I wish I had an update. I know that many of you, our friends and family, are eagerly waiting to read our blog or to talk to us and hear that there has been some type of movement in our adoption journey. To a certain extent, I’m sure that it gets sickening or tiring to hear more about the wait…trust me, at times I’m feeling the same way. However, movement in our journey just isn’t happening right now. I’m certain that many of you are wondering why we keep stalling continuing forward; why we don’t just jump right in again. Don’t feel guilty if you have thought this. I wish I had a simple answer or a great update. Our story isn’t the Wow…we prayed, we waited, and at the exact right moment God granted us a child. I don’t say that to sound flippant, but it’s the truth.
The wait, the time, the developing of patience is a big part of the process. I’ve mentioned this before, but it couldn’t be more true. I now look at my/our journey differently, which in return, can make the process a bit more lengthy.
What I can tell you is this…we are tirelessly scouring private agencies to pursue domestic infant adoption. And let me tell you, it’s taking us a lot more time to research agencies. Through our wait I now know just how important it is to find an agency that is concerned and caring about expectant mothers (mothers who are pregnant and are considering placing their child) and future birth mothers. I don’t want to work with an agency that pressures a woman into placing. I know that’s not best for anyone—the first mother, the child, or us.
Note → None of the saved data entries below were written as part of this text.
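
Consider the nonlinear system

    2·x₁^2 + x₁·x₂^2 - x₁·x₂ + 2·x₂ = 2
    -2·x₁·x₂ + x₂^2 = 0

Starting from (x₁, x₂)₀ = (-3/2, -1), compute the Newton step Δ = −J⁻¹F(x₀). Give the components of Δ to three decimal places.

(0.618, 0.765)

At (-3/2, -1): F = (-2.500, -2.000).
Jacobian J = [[4·x₁ + x₂^2 - x₂, 2·x₁·x₂ - x₁ + 2], [-2·x₂, -2·x₁ + 2·x₂]].
At the point, J = [[-4.000, 6.500], [2.000, 1.000]] (det J = -17.000).
Solving J·Δ = −F gives Δ = (0.618, 0.765).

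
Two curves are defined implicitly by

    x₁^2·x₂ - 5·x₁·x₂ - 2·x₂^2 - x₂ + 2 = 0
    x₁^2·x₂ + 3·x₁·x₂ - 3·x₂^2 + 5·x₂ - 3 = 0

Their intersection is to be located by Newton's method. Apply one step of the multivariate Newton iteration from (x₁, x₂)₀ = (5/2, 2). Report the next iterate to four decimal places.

At (5/2, 2): F = (-20.5000, 22.5000).
Jacobian J = [[2·x₁·x₂ - 5·x₂, x₁^2 - 5·x₁ - 4·x₂ - 1], [2·x₁·x₂ + 3·x₂, x₁^2 + 3·x₁ - 6·x₂ + 5]].
At the point, J = [[0.0000, -15.2500], [16.0000, 6.7500]] (det J = 244.0000).
Solving J·Δ = −F gives Δ = (-0.8391, -1.3443).
Then the next iterate is (x₁, x₂)₁ = (1.6609, 0.6557).

(1.6609, 0.6557)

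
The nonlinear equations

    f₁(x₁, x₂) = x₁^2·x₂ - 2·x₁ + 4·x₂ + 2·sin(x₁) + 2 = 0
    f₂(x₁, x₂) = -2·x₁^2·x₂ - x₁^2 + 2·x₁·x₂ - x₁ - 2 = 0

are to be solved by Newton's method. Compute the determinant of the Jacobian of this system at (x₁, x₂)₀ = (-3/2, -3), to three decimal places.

83.939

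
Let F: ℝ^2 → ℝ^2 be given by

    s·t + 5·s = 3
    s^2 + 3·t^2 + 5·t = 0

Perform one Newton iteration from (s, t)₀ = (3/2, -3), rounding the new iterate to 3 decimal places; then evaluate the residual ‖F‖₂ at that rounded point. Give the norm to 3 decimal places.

At (3/2, -3): F = (0.000, 14.250).
Jacobian J = [[t + 5, s], [2·s, 6·t + 5]].
At the point, J = [[2.000, 1.500], [3.000, -13.000]] (det J = -30.500).
Solving J·Δ = −F gives Δ = (-0.701, 0.934).
Then the next iterate is (s, t)₁ = (0.799, -2.066).
Re-evaluating at (0.799, -2.066): F = (-0.65573, 3.11347), so ‖F‖₂ = 3.182.

3.182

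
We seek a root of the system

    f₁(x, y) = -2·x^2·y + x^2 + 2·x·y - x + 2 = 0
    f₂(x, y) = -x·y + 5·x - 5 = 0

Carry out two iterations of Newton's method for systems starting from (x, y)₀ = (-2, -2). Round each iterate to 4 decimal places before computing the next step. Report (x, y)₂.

(3.4861, 6.6043)

At (-2, -2): F = (32.0000, -19.0000).
Jacobian J = [[-4·x·y + 2·x + 2·y - 1, -2·x^2 + 2·x], [-y + 5, -x]].
At the point, J = [[-25.0000, -12.0000], [7.0000, 2.0000]] (det J = 34.0000).
Solving J·Δ = −F gives Δ = (4.8235, -7.3824).
Then the next iterate is (x, y)₁ = (2.8235, -9.3824).
Round to (2.8235, -9.3824) and repeat: F = (103.762082, 35.608706), J = [[91.847026, -10.297305], [14.3824, -2.8235]].
Δ = (0.6626, 15.9867), so (x, y)₂ = (3.4861, 6.6043).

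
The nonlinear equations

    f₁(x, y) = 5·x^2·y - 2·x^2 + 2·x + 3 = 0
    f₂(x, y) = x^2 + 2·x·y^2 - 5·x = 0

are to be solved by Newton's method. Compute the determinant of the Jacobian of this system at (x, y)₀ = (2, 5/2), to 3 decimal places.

J = [[10·x·y - 4·x + 2, 5·x^2], [2·x + 2·y^2 - 5, 4·x·y]].
At the point, J = [[44.000, 20.000], [11.500, 20.000]].
det J = 650.000.

650.000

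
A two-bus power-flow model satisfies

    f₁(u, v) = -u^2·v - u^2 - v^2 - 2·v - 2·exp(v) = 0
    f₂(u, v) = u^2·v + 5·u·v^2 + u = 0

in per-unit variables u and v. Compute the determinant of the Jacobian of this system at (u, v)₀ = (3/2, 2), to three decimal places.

J = [[-2·u·v - 2·u, -u^2 - 2·v - 2·exp(v) - 2], [2·u·v + 5·v^2 + 1, u^2 + 10·u·v]].
At the point, J = [[-9.000, -23.02811], [27.000, 32.250]].
det J = 331.509.

331.509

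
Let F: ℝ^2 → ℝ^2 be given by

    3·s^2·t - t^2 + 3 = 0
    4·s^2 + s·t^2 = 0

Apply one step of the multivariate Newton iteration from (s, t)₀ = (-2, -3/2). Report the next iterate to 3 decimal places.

At (-2, -3/2): F = (-17.250, 11.500).
Jacobian J = [[6·s·t, 3·s^2 - 2·t], [8·s + t^2, 2·s·t]].
At the point, J = [[18.000, 15.000], [-13.750, 6.000]] (det J = 314.250).
Solving J·Δ = −F gives Δ = (0.878, 0.096).
Then the next iterate is (s, t)₁ = (-1.122, -1.404).

(-1.122, -1.404)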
What I can tell you is this…we are very interested in the possibility of a transracial adoption, but we know that in order to do it justice we must be researched. We know that in the society, the world that we live in, love is not enough. And there will be certain things that we as “white” parents won’t be able to fully understand adopting a child of color.
What I can tell you is this…in no shape or form are we stalling or hesitating or backing out. As a matter of fact, it’s just the opposite. We are preparing. We are resting up. We are heading in with eyes wide open because we now know through our wait that adoption comes with loss.
Eli didn’t write the last blog post for the same reason that it’s taken me so long to start this one. We don’t necessarily have any big news, and we aren’t always sure what to tell you. But the weird thing is that our journey, this wait, adoption is never out of our minds. So, it’s as simple as writing a blog post, but as complex as sharing every facet of our journey.